Show the value first, let user invest a bit and only then ask for a sign-up

The best products are not asking users to register straight away if that is not absolutely necessary. Much better idea is to give user a possibility to use the product a bit. See for himself the value it provides and only then when some effort already invested, ask the user to sign up. Duolingo nailed that approach. Advanced tip: make use of loss aversion psychological effect.

Clear, single action to take

Your potential user should have no doubts about what to do with your product. Ideally, you'd have one major and clear call2action. If you have more than one they will almost always "fight" for attention. Choosing that way still make sure that there is one, main, clear and simple to follow call-to-action. Avoid just icons for call-to-actions. Even if you believe they are self-explanatory, it might not be the case for your users.

Don't make me think (too much)

Brain cycles is a scarce resource nowadays more than ever. Trying your product potential users might have a hundred things on their mind. You cannot expect users to clean the head and solely focus on your product. This means you need to aim for the simplicity. Everything that could be made simpler should be made so. A user shouldn't be forced to guess. A simple example is the password rules. How often we need to guess what the rules are before we insert a password? Or even better, before we try to submit the form? This trivial UX mistake might have a major impact on your onboarding experience.

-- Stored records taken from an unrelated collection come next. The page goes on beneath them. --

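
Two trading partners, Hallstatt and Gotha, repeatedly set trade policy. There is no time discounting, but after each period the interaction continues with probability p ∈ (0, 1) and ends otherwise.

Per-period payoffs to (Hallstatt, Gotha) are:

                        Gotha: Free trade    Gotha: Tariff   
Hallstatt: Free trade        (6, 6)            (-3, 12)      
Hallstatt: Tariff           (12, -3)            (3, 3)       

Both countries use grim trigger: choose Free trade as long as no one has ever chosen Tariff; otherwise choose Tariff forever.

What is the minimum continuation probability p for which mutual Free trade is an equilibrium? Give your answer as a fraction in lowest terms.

Expected cooperation value is 6 + p·6 + p²·6 + … = 6/(1−p); deviation gives 12 + p·3/(1−p).
6 ≥ 12(1−p) + 3p ⇒ 9p ≥ 6 ⇒ p ≥ 6/9 = 2/3.

2/3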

Don't leave the user starring at zeros

How often have you seen that? Your first product experience starts with an extremely "positive" messages such as you don't have any friends yet, no one following you, no messages, no data available, zeros, zeros, zeros... What could be more discouraging during the first experience than that? Avoid showing zeros as much as you can. Basecamp did it neatly. They could have just said: you have no projects yet. Instead, they created a sample project where a user can see, interact and learn most things needed to accomplish their goals in the product.

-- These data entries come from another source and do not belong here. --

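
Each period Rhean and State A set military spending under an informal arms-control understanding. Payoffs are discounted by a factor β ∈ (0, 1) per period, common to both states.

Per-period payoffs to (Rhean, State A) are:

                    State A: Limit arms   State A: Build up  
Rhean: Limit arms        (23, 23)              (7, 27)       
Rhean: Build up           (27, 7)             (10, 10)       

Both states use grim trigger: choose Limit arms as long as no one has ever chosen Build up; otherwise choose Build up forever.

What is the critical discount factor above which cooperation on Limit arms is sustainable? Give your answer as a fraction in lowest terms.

One-period gain from deviating is 27 − 23 = 4. The loss is 23 − 10 = 13 in every subsequent period, with present value 13·β/(1−β).
Deviation is unprofitable when 13·β/(1−β) ≥ 4, i.e. β/(1−β) ≥ 4/13.
Equivalently β ≥ 4/(4+13) = 4/17.

4/17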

Samuel Hulick on product onboarding and product experience




Wrap up

Effective user onboarding process is the key element of any successful product. It starts with potential users acquisition and ends when users successfully adopted your product. Best onboarding experiences let users learn the product by using it. They use clear, understandable and human copy. Users don't need to think too much when using a product. It is simple, solves the problem and pleasant to use.